This CEO’s Secret To Work-Life Balance? Ultra-Marathons
Henrik Kjellberg’s average day starts before dawn with a 16-mile bike ride from his Tiburon, California, home into his San Francisco office, where he takes a shower and starts work at 7:50 a.m. After a full day in his role as president of Hotwire and CarRentals.com, he leaves as the sun goes down and bikes the 16 miles back. “And then the next day, instead of biking, I might go for a nine-mile run and take public transit into the city,” he says. “I try to mix it up.”
Mixing it up—fitness-wise—is a relatively new thing for Kjellberg. A poor athlete in high school and most of his 20s, he adopted a regular exercise regimen about eight years ago when he moved to Hong Kong (one of nine countries he’s lived in) and was invited on a run by a group of colleagues. “I said I didn’t run,” he remembers. “And they said, ‘Yes you do.’” He gave it a try and got hooked, soon signing up for his first Ironman.
Kjellberg spent six months training, completed the Ironman (2.4-mile swim, 112-mile bike ride, 26.2-mile run) in 2009 and has since completed additional ones. In June, he did his first multiday ultra marathon—a 62-mile race through the Gobi Desert in China.
The result of all these physical challenges? “I was better at work and a better father and husband,” he says. “It balanced me, and I realized that I needed to stay physically active.” Indeed, while Kjellberg explains that Hotwire and CarRentals.com’s parent company Expedia doesn’t break out numbers or growth rates of its individual business units, he asserts, “I have overseen many high-growth units over the course of my long-term career at Expedia and Hotwire.” Here’s what else Kjellberg tells Fast Company about how his active life impacts his work.
I’m a believer in work/leisure balance. I think life can contain both. Everyone says work/life, but that implies that work isn’t part of life, which is strange because I love my work. The more senior you get, the more stress comes with your job. You need to be in a good mental space, and for me, that means working out. I exercise without headphones and get great ideas when I exercise. Even on a four-hour bike ride or a three-hour run, I never get bored.
Once I’m finished, even if I’m in a tough spot at work, I come in calm and balanced, ready to make good decisions. Almost no senior leader I admire comes to work stressed. They are all calm and collected—that comes from the mechanisms they have to deal with stress.

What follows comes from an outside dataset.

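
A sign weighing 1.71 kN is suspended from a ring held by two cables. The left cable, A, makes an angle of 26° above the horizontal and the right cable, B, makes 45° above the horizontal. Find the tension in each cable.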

The ideas that surface during my workouts are both personal and professional. One that was especially pertinent to my job was when I got the idea to aggressively launch our hotels on the retail section of Hotwire, rather than just under the “Hot Rate” tab. Now Hot Rate surfaces first in the search, but it is followed by our retail options.
Working out has helped me deal with a variety of sticky situations at work. We had a big reorganization a few years back; it impacted a lot of our employees and caused tension within the team. Exercising made it easier for me to deal with people in a fairly stressful and delicate situation.
I get inspired when I’m out doing things, like the run through the Gobi Desert. When you do those things, you meet people who are even crazier than you are and do races that you would have never dreamed of.
Being in remote places also gives me inspiration. When I was running up Mauna Kea (a 13,802-foot dormant volcano on Hawaii’s Big Island), I came up with the idea to further improve our packages product to make it easier for people to save money who want to book both a flight and a hotel.
I also find inspiration by reading fiction. Right now I’m reading Underworld: A Novel, by Don DeLillo. I like it, but it is tough—800 pages with something like 45 characters. It is mentally challenging to keep it all together.
I travel constantly, so it is important for me to get my workouts in no matter what. I target a specific number of miles for the week, so if I skip a day, I know I’ll need to make it up on another day. I prefer to work out in the mornings. I’ll go for a run no matter what city I’m in, regardless of the season. Running in New York in the winter, for example, can be beautiful.
What gets me really excited is discovering something new about a place and about myself. When I was in Mongolia a few months ago, I got to drink horse’s milk—something I didn’t even know existed. I realized that it wasn’t my thing, but I’m glad I dared to do it. I like pushing myself out of my comfort zone.
A few years ago, I took my wife and kids on a camping trip north of the Arctic Circle in Sweden. It was summer and we had to drink water from the streams and carry our own food for nine days. We were completely off the grid, no guide, and it was beautiful. There wasn’t any cell service, so I didn’t have a choice but to be disconnected, which was great. Of course, I can’t disconnect on every trip, but I love it when I can, and find that I’m much more rejuvenated and productive when I return to the office.